Да, Гусс был человек от мира сего. Но это ему не мешало с негодованием отвергать всякие компромиссы, которые могли бы спасти ему жизнь. Тут-то он и проявил тот необыкновенный ригоризм, который, кажется, дает нам полное право называть его поведение беспримерным в истории. От него требовали в сущности самой незначительной уступки, – требовали, чтоб он отрекся от тех пунктов, которые возвел на него обвинительный акт. Такое требование было очень легко исполнить, потому что Гусс признал обвинительный акт клеветой. «В таком случае ты не погрешишь против своей совести, если отречешься от того, в чем тебя неправильно обвиняют», – убеждал его император Сигизмунд. Но Гусс не соглашался: он говорил, что ему не от чего отрекаться; он просто «читает обвинительный акт гнусною ложью».

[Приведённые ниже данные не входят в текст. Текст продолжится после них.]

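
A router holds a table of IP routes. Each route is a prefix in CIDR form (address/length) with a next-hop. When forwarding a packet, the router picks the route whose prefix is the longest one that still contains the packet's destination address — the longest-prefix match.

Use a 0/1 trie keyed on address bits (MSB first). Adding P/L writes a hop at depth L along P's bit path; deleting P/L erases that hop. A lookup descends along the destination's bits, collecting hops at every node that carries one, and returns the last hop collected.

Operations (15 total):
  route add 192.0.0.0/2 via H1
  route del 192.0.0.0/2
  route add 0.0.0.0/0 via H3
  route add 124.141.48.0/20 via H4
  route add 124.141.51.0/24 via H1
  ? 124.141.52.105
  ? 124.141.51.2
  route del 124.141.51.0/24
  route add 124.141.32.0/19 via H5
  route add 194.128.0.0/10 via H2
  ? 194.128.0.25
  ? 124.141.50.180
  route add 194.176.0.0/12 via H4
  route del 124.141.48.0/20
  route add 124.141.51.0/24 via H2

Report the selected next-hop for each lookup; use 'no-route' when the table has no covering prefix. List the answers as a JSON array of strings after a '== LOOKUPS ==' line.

Process each operation:
  add 192.0.0.0/2 -> H1 at depth 2
  - 192.0.0.0/2 clear@2
  add 0.0.0.0/0 -> H3 at depth 0
  add 124.141.48.0/20 -> H4 at depth 20
  add 124.141.51.0/24 -> H1 at depth 24
  Q 124.141.52.105: descend 011111001000110100110 ; hops seen [H3,H4] ; pick H4
  Q 124.141.51.2: descend 011111001000110100110011 ; hops seen [H3,H4,H1] ; pick H1
  - 124.141.51.0/24 clear@24
  add 124.141.32.0/19 -> H5 at depth 19
  add 194.128.0.0/10 -> H2 at depth 10
  Q 194.128.0.25: descend 1100001010 ; hops seen [H3,H2] ; pick H2
  Q 124.141.50.180: descend 01111100100011010011001 ; hops seen [H3,H5,H4] ; pick H4
  add 194.176.0.0/12 -> H4 at depth 12
  - 124.141.48.0/20 clear@20
  add 124.141.51.0/24 -> H2 at depth 24

== LOOKUPS ==
["H4","H1","H2","H4"]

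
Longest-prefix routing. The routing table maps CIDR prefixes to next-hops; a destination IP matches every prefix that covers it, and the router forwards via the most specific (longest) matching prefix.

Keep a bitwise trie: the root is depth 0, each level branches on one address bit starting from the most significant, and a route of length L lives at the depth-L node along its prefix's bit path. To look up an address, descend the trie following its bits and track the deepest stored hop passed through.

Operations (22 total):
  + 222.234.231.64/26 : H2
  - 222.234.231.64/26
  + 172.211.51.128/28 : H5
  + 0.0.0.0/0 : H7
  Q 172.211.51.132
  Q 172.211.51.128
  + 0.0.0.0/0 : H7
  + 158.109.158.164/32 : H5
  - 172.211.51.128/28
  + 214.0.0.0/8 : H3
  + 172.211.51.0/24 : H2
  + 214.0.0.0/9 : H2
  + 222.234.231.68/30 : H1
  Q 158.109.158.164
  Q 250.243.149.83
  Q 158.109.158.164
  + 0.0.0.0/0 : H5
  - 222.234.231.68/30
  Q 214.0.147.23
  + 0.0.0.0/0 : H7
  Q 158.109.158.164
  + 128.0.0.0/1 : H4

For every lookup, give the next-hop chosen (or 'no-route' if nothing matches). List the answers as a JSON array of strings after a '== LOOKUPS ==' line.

Process each operation:
  + 222.234.231.64/26 (H2) depth=26
  del 222.234.231.64/26 (clear depth 26)
  + 172.211.51.128/28 (H5) depth=28
  + 0.0.0.0/0 (H7) depth=0
  ? 172.211.51.132  path d0:H7→d1:-→d2:-→d3:-→d4:-→d5:-→d6:-→d7:-→d8:-→d9:-→d10:-→d11:-→d12:-→d13:-→d14:-→d15:-→d16:-→d17:-→d18:-→d19:-→d20:-→d21:-→d22:-→d23:-→d24:-→d25:-→d26:-→d27:-→d28:H5  best=H5
  ? 172.211.51.128  path d0:H7→d1:-→d2:-→d3:-→d4:-→d5:-→d6:-→d7:-→d8:-→d9:-→d10:-→d11:-→d12:-→d13:-→d14:-→d15:-→d16:-→d17:-→d18:-→d19:-→d20:-→d21:-→d22:-→d23:-→d24:-→d25:-→d26:-→d27:-→d28:H5  best=H5
  + 0.0.0.0/0 (H7) depth=0
  + 158.109.158.164/32 (H5) depth=32
  del 172.211.51.128/28 (clear depth 28)
  + 214.0.0.0/8 (H3) depth=8
  + 172.211.51.0/24 (H2) depth=24
  + 214.0.0.0/9 (H2) depth=9
  + 222.234.231.68/30 (H1) depth=30
  ? 158.109.158.164  path d0:H7→d1:-→d2:-→d3:-→d4:-→d5:-→d6:-→d7:-→d8:-→d9:-→d10:-→d11:-→d12:-→d13:-→d14:-→d15:-→d16:-→d17:-→d18:-→d19:-→d20:-→d21:-→d22:-→d23:-→d24:-→d25:-→d26:-→d27:-→d28:-→d29:-→d30:-→d31:-→d32:H5  best=H5
  ? 250.243.149.83  path d0:H7→d1:-→d2:-  best=H7
  ? 158.109.158.164  path d0:H7→d1:-→d2:-→d3:-→d4:-→d5:-→d6:-→d7:-→d8:-→d9:-→d10:-→d11:-→d12:-→d13:-→d14:-→d15:-→d16:-→d17:-→d18:-→d19:-→d20:-→d21:-→d22:-→d23:-→d24:-→d25:-→d26:-→d27:-→d28:-→d29:-→d30:-→d31:-→d32:H5  best=H5
  + 0.0.0.0/0 (H5) depth=0
  del 222.234.231.68/30 (clear depth 30)
  ? 214.0.147.23  path d0:H5→d1:-→d2:-→d3:-→d4:-→d5:-→d6:-→d7:-→d8:H3→d9:H2  best=H2
  + 0.0.0.0/0 (H7) depth=0
  ? 158.109.158.164  path d0:H7→d1:-→d2:-→d3:-→d4:-→d5:-→d6:-→d7:-→d8:-→d9:-→d10:-→d11:-→d12:-→d13:-→d14:-→d15:-→d16:-→d17:-→d18:-→d19:-→d20:-→d21:-→d22:-→d23:-→d24:-→d25:-→d26:-→d27:-→d28:-→d29:-→d30:-→d31:-→d32:H5  best=H5
  + 128.0.0.0/1 (H4) depth=1

== LOOKUPS ==
["H5","H5","H5","H7","H5","H2","H5"]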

Собор начал с Гуссом последние переговоры. Ему предложена была формула отречения, в которой сделана уступка самолюбию Гусса, являющаяся новою преградой, противопоставленной его совести. «Хотя мне приписывают многое, что никогда мне и в голову не приходило, – так гласит эта формула, – тем не менее подчиняюсь смиренно повелению, приговору и наказанию собора, во всех справедливых или ложных обвинениях, возведенных на меня свидетелями и извлеченных из книг моих, отдаю себя в полное распоряжение собора, готов принести отречение полное и с покорностью принять наказание, которое он рассудит за блого наложить на меня». Гусс долго готовился к ответу, предлагал себе все возможные сомнения и в беспристрастном суде своей совести решился подписать себе приговор. Ответ его ясный, полный, систематический. Он торжественно отказывается от всякого отречения: 1) чтобы не изменить Богу и совести, отступая от истин хранимых, 2) чтобы не сделаться клятвопреступником, принимая на себя обвинения ложные, 3) наконец, чтобы не соблазнить народа, который столько лет внимал его проповеди. «Пусть лучше повесится мне на шею жернов осельский и потому в пучине морской. Я люблю истину и ненавижу неправду»[25].
Епископам ригоризм Гусса казался каким-то полным безумием и ничему, кроме еретического «упорства», они не могли его приписать. Но так как есть надежда сломить всякое упорство, то наиболее нравственные члены собора предпринимают целый ряд попыток уговорить Гусса отбросить свою щепетильность. Хроники полны подробностей этой борьбы с «упорством» (pertinacia) Гусса. Описав одну решительную попытку уговорить магистра, кончившуюся полнейшею неудачей, выше цитированный анонимный хронист прибавляет: «тем не менее, имея к нему сострадание и желая его удержать от ошибки, непосредственно пред решительным заседанием, многие господа кардиналы вместе с многими другими прелатами и докторами всех стран приказали привести его к себе еще раз, и еще раз всевозможными способами уговаривали его отречься, но ничего достигнуть не могли»[26]. Вечером того же дня Сигизмунд послал в темницу Гусса для увещания его баварского герцога, рейнского пфальцграфа и трех чешских дворян[27]. Этим светским людям удалось так же мало сделать, как и их духовным предшественникам. Гусс стоял на своем, что ему не от чего отрекаться. «Знайте, – говорил он в тот же день своему другу и покровителю, чешскому рыцарю Иоанну из Хлума, который сопровождал его от самой Праги и употреблял все усилия, чтобы спасти жизнь великого проповедника, – знайте, еслиб я сознавал за собою, что я писал или проповедовал против закона и против священной матери-церкви что-нибудь такое, что заключает в себе ересь, я бы смиренно отрекся, Бог тому свидетель»[28].
Наступило последнее по делу Гусса заседание 6 июля. Опять начались бесконечные увещания. Но так как они по-прежнему ничем не кончились, то был постановлен приговор. Приступили к расстрижению, причем трудно уже сосчитать, в который раз епископы в последний раз уговаривали его в отречению. Он со слезами, раздирающим голосом, сказал присутствующим: «Вот эти епископы убеждают меня к всенародному отречению. Если бы дело шло только о человеческой славе, они не тратили бы слов по-пустому. Но теперь я стою пред лицом Господа Бога, готовлюсь предстать на суд неумытный и не могу изменить своей совести и посрамить его исповедание, ибо я не сознаю в себе заблуждений, от которых принуждают меня отрекаться. Я всегда думал, писал и утверждал противное. Какими глазами взгляну на небо, как подниму чело свое на все народное множество, когда по вине моей поколеблются многолетние его убеждения? Соблазнить ли мне столько душ, столько совестей, напитанных чистейшим учением евангельским? О, никогда не воздам чести тленной храмине тела моего паче многих душ христианских!»[29].